As it is so often the case, a film with an ensemble cast relies upon its women. Whereas most male characters in the film seem to be funny, exaggerated characterizations of real historical people (Fitzgerald, Hemingway, Picasso, Bunuel etc. etc.), only two females were historical, Zelda Fitzgerald and Gertrude Stein, whereas the others, Inez, Adriana and the shop girl are purely fictional. Rachel McAdams gives an absolutely awesome Inez, some of her “Mean Girls” bitchiness still present in this film, and Alison Pill was a revelation as Zelda Fitzgerald. I don’t know if anybody else in this world thought she was good, but personally I was immediately enamored with the wits and eccentric character of the high-spirited Zelda Fitzgerald. It was the perfect marriage between what Woody Allen does best, the characterization of Woodthe protagonist and his relationship to women, and his newer attempts of making ensemble films. In the case of “Midnight in Paris”, the film is mostly about the former, and the ensemble is mostly there to entertain the audience and slip in a lot of references to old movies. Needless to say, I am in love.

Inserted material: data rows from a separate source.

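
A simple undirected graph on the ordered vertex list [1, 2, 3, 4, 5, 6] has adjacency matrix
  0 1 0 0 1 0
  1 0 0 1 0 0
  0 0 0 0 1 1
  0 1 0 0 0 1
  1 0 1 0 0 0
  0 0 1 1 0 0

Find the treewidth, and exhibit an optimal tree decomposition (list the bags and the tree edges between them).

Each bag holds 3 vertices, so the decomposition has width 2, which upper-bounds the treewidth. Since 6–4–2–1–5–3–6 is a cycle in G, G is not acyclic. Forests are exactly the graphs of treewidth ≤ 1, so tw(G) ≥ 2. Combining the bounds, tw(G) = 2.

Treewidth 2.
One optimal decomposition is:
Bags: B1 = {2, 4, 6}  B2 = {1, 2, 6}  B3 = {1, 5, 6}  B4 = {3, 5, 6}
Tree: B1–B2, B2–B3, B3–B4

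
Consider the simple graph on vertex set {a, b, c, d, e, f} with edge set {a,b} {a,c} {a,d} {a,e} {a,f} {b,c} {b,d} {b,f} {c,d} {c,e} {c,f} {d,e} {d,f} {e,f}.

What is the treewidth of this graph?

4

A width-4 tree decomposition is:
Bags: B1 = {a, b, c, d, f}  B2 = {a, c, d, e, f}
Tree: B1–B2
Each bag holds 5 vertices, so the decomposition has width 4, which upper-bounds the treewidth. For the lower bound, the 5 vertices {a, c, d, e, f} are pairwise adjacent, and any tree decomposition puts a clique entirely inside one bag — forcing width ≥ 4. Combining the bounds, tw(G) = 4.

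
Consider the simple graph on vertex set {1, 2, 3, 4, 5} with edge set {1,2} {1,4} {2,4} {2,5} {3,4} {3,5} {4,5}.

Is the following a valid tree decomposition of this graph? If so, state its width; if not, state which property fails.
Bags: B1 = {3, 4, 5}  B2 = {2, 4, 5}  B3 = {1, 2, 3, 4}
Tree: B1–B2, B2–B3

A tree decomposition must satisfy three properties: every vertex lies in some bag; for every edge, both endpoints lie together in some bag; and for every vertex, the bags containing it form a connected subtree. Here bags containing vertex 3 are not connected in the tree, so the decomposition is invalid.

No — bags containing vertex 3 are not connected in the tree.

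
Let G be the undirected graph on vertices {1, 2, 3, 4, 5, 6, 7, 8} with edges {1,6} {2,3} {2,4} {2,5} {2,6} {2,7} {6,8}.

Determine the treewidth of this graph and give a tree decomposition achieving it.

Treewidth 1.
Bags: B1 = {2, 6}  B2 = {2, 3}  B3 = {6, 8}  B4 = {2, 5}  B5 = {2, 4}  B6 = {1, 6}  B7 = {2, 7}
Tree: B1–B2, B1–B3, B2–B4, B2–B5, B1–B6, B1–B7

Every bag has size at most 2, so the width is 2 − 1 = 1 and tw(G) ≤ 1. G has an edge, so its treewidth is at least 1. The upper and lower bounds meet at 1, so that is the treewidth.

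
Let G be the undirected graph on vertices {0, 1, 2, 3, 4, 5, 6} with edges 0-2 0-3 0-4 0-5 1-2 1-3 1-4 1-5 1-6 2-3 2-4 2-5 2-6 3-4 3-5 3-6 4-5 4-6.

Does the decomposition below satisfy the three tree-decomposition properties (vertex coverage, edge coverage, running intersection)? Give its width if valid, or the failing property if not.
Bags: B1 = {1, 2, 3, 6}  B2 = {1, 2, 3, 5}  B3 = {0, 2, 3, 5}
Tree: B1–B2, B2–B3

A tree decomposition must satisfy three properties: every vertex lies in some bag; for every edge, both endpoints lie together in some bag; and for every vertex, the bags containing it form a connected subtree. Here vertex 4 appears in no bag, so the decomposition is invalid.

No — vertex 4 appears in no bag.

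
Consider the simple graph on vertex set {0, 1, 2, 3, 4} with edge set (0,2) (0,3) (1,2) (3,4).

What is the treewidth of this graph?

1

A width-1 tree decomposition is:
Bags: B1 = {0, 2}  B2 = {0, 3}  B3 = {1, 2}  B4 = {3, 4}
Tree: B1–B2, B1–B3, B2–B4
Every bag has size at most 2, so the width is 2 − 1 = 1 and tw(G) ≤ 1. Any graph with an edge has treewidth ≥ 1, and G has the edge 0–2. The upper and lower bounds meet at 1, so that is the treewidth.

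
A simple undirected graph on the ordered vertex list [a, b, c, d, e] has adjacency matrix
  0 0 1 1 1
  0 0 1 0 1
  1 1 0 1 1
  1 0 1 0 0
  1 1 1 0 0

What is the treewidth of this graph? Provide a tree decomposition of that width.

Treewidth 2.
One such decomposition:
Bags: B1 = {a, c, e}  B2 = {b, c, e}  B3 = {a, c, d}
Tree: B1–B2, B1–B3

The largest bag has 3 vertices, giving width 2; this decomposition certifies tw(G) ≤ 2. For the lower bound, the 3 vertices {a, c, d} are pairwise adjacent, and any tree decomposition puts a clique entirely inside one bag — forcing width ≥ 2. Combining the bounds, tw(G) = 2.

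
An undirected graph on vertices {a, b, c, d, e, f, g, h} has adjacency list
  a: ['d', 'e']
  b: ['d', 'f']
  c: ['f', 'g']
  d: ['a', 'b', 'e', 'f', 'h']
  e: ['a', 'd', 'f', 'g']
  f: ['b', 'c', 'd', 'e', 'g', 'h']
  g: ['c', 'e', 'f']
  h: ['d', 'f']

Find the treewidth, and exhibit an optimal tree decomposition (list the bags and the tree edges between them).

The largest bag has 3 vertices, giving width 2; this decomposition certifies tw(G) ≤ 2. On the other hand G contains the 3-clique {a, d, e}. A clique must lie in a single bag of any decomposition, so no decomposition can have width below 2. Therefore the treewidth is 2.

Treewidth 2.
One optimal decomposition is:
Bags: B1 = {d, e, f}  B2 = {d, f, h}  B3 = {b, d, f}  B4 = {e, f, g}  B5 = {c, f, g}  B6 = {a, d, e}
Tree: B1–B2, B2–B3, B1–B4, B4–B5, B1–B6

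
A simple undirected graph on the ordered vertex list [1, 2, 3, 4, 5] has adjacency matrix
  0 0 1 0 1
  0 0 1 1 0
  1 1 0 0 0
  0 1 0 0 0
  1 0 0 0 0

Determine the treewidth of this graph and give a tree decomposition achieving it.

The largest bag has 2 vertices, giving width 1; this decomposition certifies tw(G) ≤ 1. Since G has at least one edge (e.g. 5–1), it is not an edgeless graph, so tw(G) ≥ 1. Therefore the treewidth is 1.

Treewidth 1.
Bags: B1 = {1, 5}  B2 = {1, 3}  B3 = {2, 3}  B4 = {2, 4}
Tree: B1–B2, B2–B3, B3–B4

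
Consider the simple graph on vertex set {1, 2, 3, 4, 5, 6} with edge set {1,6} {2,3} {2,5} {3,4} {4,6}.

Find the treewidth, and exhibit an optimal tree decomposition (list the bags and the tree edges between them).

Each bag holds 2 vertices, so the decomposition has width 1, which upper-bounds the treewidth. G has an edge, so its treewidth is at least 1. Hence tw(G) = 1 exactly.

Treewidth 1.
Bags: B1 = {2, 5}  B2 = {2, 3}  B3 = {3, 4}  B4 = {4, 6}  B5 = {1, 6}
Tree: B1–B2, B2–B3, B3–B4, B4–B5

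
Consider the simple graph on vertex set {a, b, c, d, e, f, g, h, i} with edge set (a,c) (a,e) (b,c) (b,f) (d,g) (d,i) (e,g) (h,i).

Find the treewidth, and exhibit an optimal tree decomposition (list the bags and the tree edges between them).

Every bag has size at most 2, so the width is 2 − 1 = 1 and tw(G) ≤ 1. Any graph with an edge has treewidth ≥ 1, and G has the edge h–i. Hence tw(G) = 1 exactly.

Treewidth 1.
Bags: B1 = {h, i}  B2 = {d, i}  B3 = {d, g}  B4 = {e, g}  B5 = {a, e}  B6 = {a, c}  B7 = {b, c}  B8 = {b, f}
Tree: B1–B2, B2–B3, B3–B4, B4–B5, B5–B6, B6–B7, B7–B8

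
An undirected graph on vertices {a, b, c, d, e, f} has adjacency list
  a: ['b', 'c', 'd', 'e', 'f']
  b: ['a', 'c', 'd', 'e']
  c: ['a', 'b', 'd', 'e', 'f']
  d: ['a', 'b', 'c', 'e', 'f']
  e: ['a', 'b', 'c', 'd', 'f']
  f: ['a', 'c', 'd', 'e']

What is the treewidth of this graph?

A width-4 tree decomposition is:
Bags: B1 = {a, b, c, d, e}  B2 = {a, c, d, e, f}
Tree: B1–B2
Each bag holds 5 vertices, so the decomposition has width 4, which upper-bounds the treewidth. Conversely, {a, c, d, e, f} is a clique of size 5, and the vertices of any clique must share a bag in every tree decomposition; so some bag has ≥ 5 vertices and tw(G) ≥ 4. Hence tw(G) = 4 exactly.

4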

When I was younger and read Schnitzler and Horváth and then stumbled upon a biography on Alma Mahler, I wanted to live in Vienna at that time. I was sad that all my idols were dead and were practically all friends. So I absolutely understand the feeling. But now I think that history left us with a myriad of wonderful books and music and films and all these things, and we are lucky to have them. I wouldn’t want any more, and our job is to make these times a good place, so that sometimes in the future, people would look back nostalgically at our time.
That sentence alone makes me want to watch the movie, it just doesn’t sound plausible!
I know! It’s a miracle… or Owen Wilson is a miracle, it could be both! His acting is pretty awesome really, you should take a look at it.